Simcoe - In His Youth

John Graves Simcoe’s boyhood setting could be considered upper middle class.  However, it certainly was not idyllic. When his father a captain in the Royal Navy died at sea in May 15, 1759, John Graves was eight years old.  Captain Simcoe left his wife Catherine Stamford comfortably off financially, but not wealthy. She had an income, friends and his reputation which placed the family in comfortable society. However, she was without an extended family to fall back on. Seeking the support of friends, she moved her family from Cotterstock, Northamptonshire to Exeter in the county Devon. 

Among her Exeter friends was her husband’s close friend and the young Simcoe’s Godfather and namesake, Captain Samuel Graves RN and his wife Margaret Spinkes. The Graves were themselves childless and as time went on would have a great influence on John Graves Simcoe.  In later years, they and their property, Hembury Fort House, would be the closest John Graves Simcoe would have to a family and family home. 

Unfortunately, Captain Simcoe’s death was not the last that his widow would experience.  Catherine’s first two sons had died in infancy. In 1764 John Graves younger brother Percy was drowned as the result of an accident and at the age of 12, Simcoe became Catherine’s only surviving child. We do not know the effect these events had on Simcoe.  However, there is strong evidence that Simcoe did maintain a warm relationship with his mother.
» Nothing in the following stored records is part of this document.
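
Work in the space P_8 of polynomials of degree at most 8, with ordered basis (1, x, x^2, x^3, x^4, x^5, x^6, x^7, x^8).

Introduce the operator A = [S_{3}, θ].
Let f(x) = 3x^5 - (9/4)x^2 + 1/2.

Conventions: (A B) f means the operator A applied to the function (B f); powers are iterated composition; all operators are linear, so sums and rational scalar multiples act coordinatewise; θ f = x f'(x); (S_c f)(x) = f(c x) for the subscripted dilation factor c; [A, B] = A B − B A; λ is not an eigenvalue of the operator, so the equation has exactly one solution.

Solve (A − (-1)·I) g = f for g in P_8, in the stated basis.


g(x) = 3x^5 - (9/4)x^2 + 1/2

write g with unknown coordinates in the stated basis and equate coefficients in (A − (-1)·I) g = f
solving from the highest basis element down gives g = 3x^5 - (9/4)x^2 + 1/2
check: A g = 0
so A g − (-1)·g = 3x^5 - (9/4)x^2 + 1/2 = f ✓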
When at home, Simcoe’s school and army friends were frequent visitors. In his correspondence with his mother he wrote of his friends as people Catherine would know and would want to hear about.  The extent of this was apparent when Simcoe wrote to his mother following the Battle of Bunker’s Hill, in which his regiment had fought and been badly mauled. He described to her the valour that the Regiment had shown and reported on who had been wounded and their condition in order to allay her worries about them. 
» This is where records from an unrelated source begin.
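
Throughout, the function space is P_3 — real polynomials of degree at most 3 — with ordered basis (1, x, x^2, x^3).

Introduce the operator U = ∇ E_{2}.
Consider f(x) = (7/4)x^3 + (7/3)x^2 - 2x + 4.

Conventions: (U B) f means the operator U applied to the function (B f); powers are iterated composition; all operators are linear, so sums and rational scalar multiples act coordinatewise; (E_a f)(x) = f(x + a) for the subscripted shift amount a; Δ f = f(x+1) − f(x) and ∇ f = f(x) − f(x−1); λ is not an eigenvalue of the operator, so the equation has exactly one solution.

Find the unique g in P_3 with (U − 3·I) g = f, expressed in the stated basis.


write g with unknown coordinates in the stated basis and equate coefficients in (U − 3·I) g = f
solving from the highest basis element down gives g = -(7/12)x^3 - (49/36)x^2 - (215/108)x - 1529/324
check: U g = -(7/4)x^2 - (287/36)x - 1097/108
so U g − 3·g = (7/4)x^3 + (7/3)x^2 - 2x + 4 = f ✓

the result is g(x) = -(7/12)x^3 - (49/36)x^2 - (215/108)x - 1529/324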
Simcoe received his primary education at the Free Grammar school in Exeter. At the age of 14 Simcoe was sent on to attend Eton College. It is noteworthy that his acceptance there indicated that his family had the status and friends to be of the upper stratum of the class structure of English society. However, this does not rule out that Simcoe was without a rebellious streak.  Perhaps that also had a start with his father.

In 1756, as the Seven Years War broke out, Captain Simcoe was master of the HMS St. George at Portsmouth. It was on the St. George that the Court Martial of Admiral John Byng was conducted with Captain Simcoe acting as a member of the court. Byng led an underequipped and undermanned expedition against the French forces attacking the British garrison at Minorca. After an initial indecisive battle, Minorca fell to the French. Public sentiment in England demanded that someone had to take the blame. Subsequently, Admiral Byng was charged under the Articles of War and court martialled. He was acquitted of the charges of cowardice and disaffection but convicted of failing “to do his utmost” which carried the sentence of death. 

Several members of the court, including Captain Simcoe, recommended clemency. The first Lord of the Admiralty and the Prime Minister William Pitt, supported a motion of the House of Commons that also requested clemency. But in the political situation at the time, King George II, turned them down. Byng was executed on the quarter deck of Captain Simcoe’s ship. 

This demonstration of unjust arbitrary authority that nonetheless had to be followed, had a parallel in Simcoe’s experience at Eton. The Head Master of Eton was Dr. John Foster.  Foster was a renowned scholar but gained a reputation for being a tactless disciplinarian who employed flogging as his preferred means of establishing authority. In November 1768, Foster’s harsh and, in the boys’ minds arbitrary and uncompromising rule, precipitated a challenge to his authority when a clash between a senior boy and a master developed into denying a perceived right of movement held by all the senior boys. 

When Foster refused to consider their case, a student protest developed with the seniors deliberately flaunting the rules of the College concerning visiting a tavern, supposedly for a drink.  In a group they marched to Marsh’s Inn, a nearby tavern, and did not return until the next day. Foster decreed that that the boys involved must face flogging or be expelled.

Honour ruled out their acceptance of expulsion, so many students, including Simcoe, choose to be flogged. However, their resentment of Foster was such that they quit the college.  Among the lifelong friendships Simcoe developed at Eton was William Boscawen.  Many years later Boscawen wrote a poem to Simcoe that recounts this event. 

With you (Simcoe) rebellion’s chance I tried

Old Foster’s threats his arm defied

And dar’d his empire mock

But oh, how short our glory’s fate

How few escaped The Block. 

 

After leaving Eton, Simcoe briefly attended Merton College at Oxford University where he completed his education matriculating in 1769. He briefly studied law, but as his friend Vicary Gibbs (who was to become Attorney General) pointed out to Simcoe, he was destined “for the field, not the forum”.  Within a year Simcoe had left his law studies and hired a military history tutor to prepare him for joining the army in 1770.